The Constitution establishes U.S. laws as “the supreme law of the land,” which states are bound to follow.

Scalia did not contest that principle, and agreed states that may not adopt or enforce laws that directly conflict with immigration laws adopted by Congress.

“I accept as a given that state regulation is excluded by the Constitution when (1) it has been prohibited by a valid federal law, or (2) it conflicts with federal regulation — when, for example, it admits those whom federal regulation would exclude, or excludes those whom federal regulation would admit,” he wrote.

But he disagreed with the court’s majority, which held that states like Arizona may not use their police to enforce immigration laws in ways that go beyond federal policy.

Writing for the court, then-Justice Anthony M. Kennedy said that the “national government has significant power to regulate immigration,” and that the “states may not pursue policies that undermine federal law.”

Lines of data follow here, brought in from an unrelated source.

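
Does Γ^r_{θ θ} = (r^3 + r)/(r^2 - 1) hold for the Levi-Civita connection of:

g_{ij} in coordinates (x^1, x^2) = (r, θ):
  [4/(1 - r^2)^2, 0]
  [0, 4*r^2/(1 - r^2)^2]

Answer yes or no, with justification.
Γ^r_{θ θ} = (1/2) g^{rr} (∂_θ g_{rθ} + ∂_θ g_{rθ} - ∂_r g_{θθ}) = (1/2)((1 - r^2)^2/4)((0) + (0) - (-8*(r^3 + r)/(r^2 - 1)^3)) = (r^3 + r)/(r^2 - 1)
This equals the proposed value (r^3 + r)/(r^2 - 1).
Yes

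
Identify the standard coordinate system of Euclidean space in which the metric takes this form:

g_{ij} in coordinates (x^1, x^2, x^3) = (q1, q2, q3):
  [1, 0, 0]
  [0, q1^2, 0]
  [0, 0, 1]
The line element ds^2 = dq1^2 + q1^2 dq2^2 + dq3^2 is dr^2 + r^2 dθ^2 + dz^2 with q1 = r, q2 = θ, q3 = z.
cylindrical coordinates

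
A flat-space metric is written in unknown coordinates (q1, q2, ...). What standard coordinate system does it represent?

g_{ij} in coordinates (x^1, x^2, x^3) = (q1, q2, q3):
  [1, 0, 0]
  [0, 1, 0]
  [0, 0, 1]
All components are constant and the metric is the identity, i.e. orthonormal rectilinear coordinates.
Cartesian (3D) coordinates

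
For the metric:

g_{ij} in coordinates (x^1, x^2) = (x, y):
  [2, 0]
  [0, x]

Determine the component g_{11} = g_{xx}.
With x^1 = x, x^2 = y, g_{11} = g_{xx} is the row-1, column-1 entry of the matrix.
g_{11} = 2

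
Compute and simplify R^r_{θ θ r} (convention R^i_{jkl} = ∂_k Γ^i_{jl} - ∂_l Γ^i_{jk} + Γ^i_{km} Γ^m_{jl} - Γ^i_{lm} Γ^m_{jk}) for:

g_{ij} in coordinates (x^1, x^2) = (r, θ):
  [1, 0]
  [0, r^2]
Non-zero Christoffel symbols (Γ^k_{ij} = Γ^k_{ji}):
Γ^r_{θ θ} = -r
Γ^θ_{r θ} = 1/r
R^r_{θ θ r} = ∂_θ Γ^r_{θ r} - ∂_r Γ^r_{θ θ} + Γ^r_{θ m} Γ^m_{θ r} - Γ^r_{r m} Γ^m_{θ θ}
  = (0) - (-1) + (-1) - (0) = 0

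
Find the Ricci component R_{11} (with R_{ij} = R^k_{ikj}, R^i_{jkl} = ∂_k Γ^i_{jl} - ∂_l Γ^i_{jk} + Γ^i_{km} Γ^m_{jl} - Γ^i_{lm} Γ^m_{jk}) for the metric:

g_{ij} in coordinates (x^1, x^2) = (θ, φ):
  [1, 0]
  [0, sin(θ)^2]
Non-zero Christoffel symbols (Γ^k_{ij} = Γ^k_{ji}):
Γ^θ_{φ φ} = -sin(2*θ)/2
Γ^φ_{θ φ} = 1/tan(θ)
R^θ_{θ θ θ} = 0 (a repeated index in an antisymmetric pair)
R^φ_{θ φ θ} = ∂_φ Γ^φ_{θ θ} - ∂_θ Γ^φ_{θ φ} + Γ^φ_{φ m} Γ^m_{θ θ} - Γ^φ_{θ m} Γ^m_{θ φ}
  = (0) - (-1/sin(θ)^2) + (0) - (1/tan(θ)^2) = 1
R_{θθ} = R^θ_{θ θ θ} + R^φ_{θ φ θ} = (0) + (1) = 1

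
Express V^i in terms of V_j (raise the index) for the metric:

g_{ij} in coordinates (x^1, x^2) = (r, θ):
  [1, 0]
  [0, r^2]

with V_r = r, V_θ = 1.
Inverse metric (diagonal): g^{rr} = 1, g^{θθ} = 1/r^2
V^i = g^{ij} V_j:
V^r = (1)(r) + (0)(1) = r
V^θ = (0)(r) + (1/r^2)(1) = 1/r^2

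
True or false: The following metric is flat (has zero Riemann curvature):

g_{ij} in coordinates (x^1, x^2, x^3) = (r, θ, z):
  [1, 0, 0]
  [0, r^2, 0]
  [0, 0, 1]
Non-zero Christoffel symbols:
Γ^r_{θ θ} = -r
Γ^θ_{r θ} = 1/r
Ricci tensor: R_{rr} = 0, R_{rθ} = 0, R_{rz} = 0, R_{θθ} = 0, R_{θz} = 0, R_{zz} = 0
All R_{ij} vanish; in 3 dimensions the Riemann tensor is fully determined by the Ricci tensor, so R^i_{jkl} = 0: the metric is flat (curvilinear coordinates on flat space).
True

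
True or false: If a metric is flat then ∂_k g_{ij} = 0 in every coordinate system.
Flatness means R^i_{jkl} = 0; the components can still vary, e.g. the flat plane in polar coordinates has g_{θθ} = r^2.
False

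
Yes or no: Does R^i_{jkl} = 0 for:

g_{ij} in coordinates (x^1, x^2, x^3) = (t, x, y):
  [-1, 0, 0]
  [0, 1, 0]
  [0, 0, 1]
All metric components are constant, so every Christoffel symbol vanishes and R^i_{jkl} = 0.
Yes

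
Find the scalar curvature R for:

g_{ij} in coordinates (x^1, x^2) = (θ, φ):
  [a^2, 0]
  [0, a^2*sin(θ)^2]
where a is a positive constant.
Non-zero Christoffel symbols (Γ^k_{ij} = Γ^k_{ji}):
Γ^θ_{φ φ} = -sin(2*θ)/2
Γ^φ_{θ φ} = 1/tan(θ)
Ricci tensor (R_{ij} = R^k_{ikj}): R_{θθ} = 1, R_{θφ} = 0, R_{φφ} = sin(θ)^2
Inverse metric: g^{θθ} = 1/a^2, g^{φφ} = 1/(a^2*sin(θ)^2)
R = g^{ij} R_{ij} = (1/a^2)(1) + (1/(a^2*sin(θ)^2))(sin(θ)^2) = 2/a^2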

The justices blocked three parts of the Arizona law, including provisions that made it a state offense for an “unauthorized alien” to apply for work or to fail to carry registration documents.

But the court stopped short of blocking a fourth provision, seen as highly controversial at the time, that said police may seek to “determine the immigration status” of any person they stop, detain or arrest if there is reason to believe the person is “unlawfully present in the United States.”

To many, the ruling on Arizona’s law stood as a warning that conservative states may not pursue immigration enforcement that goes beyond the policies and priorities set by the administration in Washington.

That understanding is now being put to the test.

Chief Justice John G. Roberts Jr., whose votes are largely conservative, joined Kennedy in the Arizona case, and sided last week with the Biden administration in the Texas dispute over razor wire.

Justice Amy Coney Barrett, a conservative, cast a key vote for the majority in the Texas case, along with liberal Justices Sonia Sotomayor, Elena Kagan and Ketanji Brown Jackson.

Justices Clarence Thomas and Samuel A. Alito Jr., both conservatives, dissented in the 2012 Arizona case — though they did not join Scalia’s statement of dissent — and did the same last week in the Texas case, along with fellow conservative Justices Neil M. Gorsuch and Brett M. Kavanaugh.

If a federal judge in Austin or the 5th Circuit refuses to block SB 4, the justices are likely to face another emergency appeal from the Biden administration by the end of this month.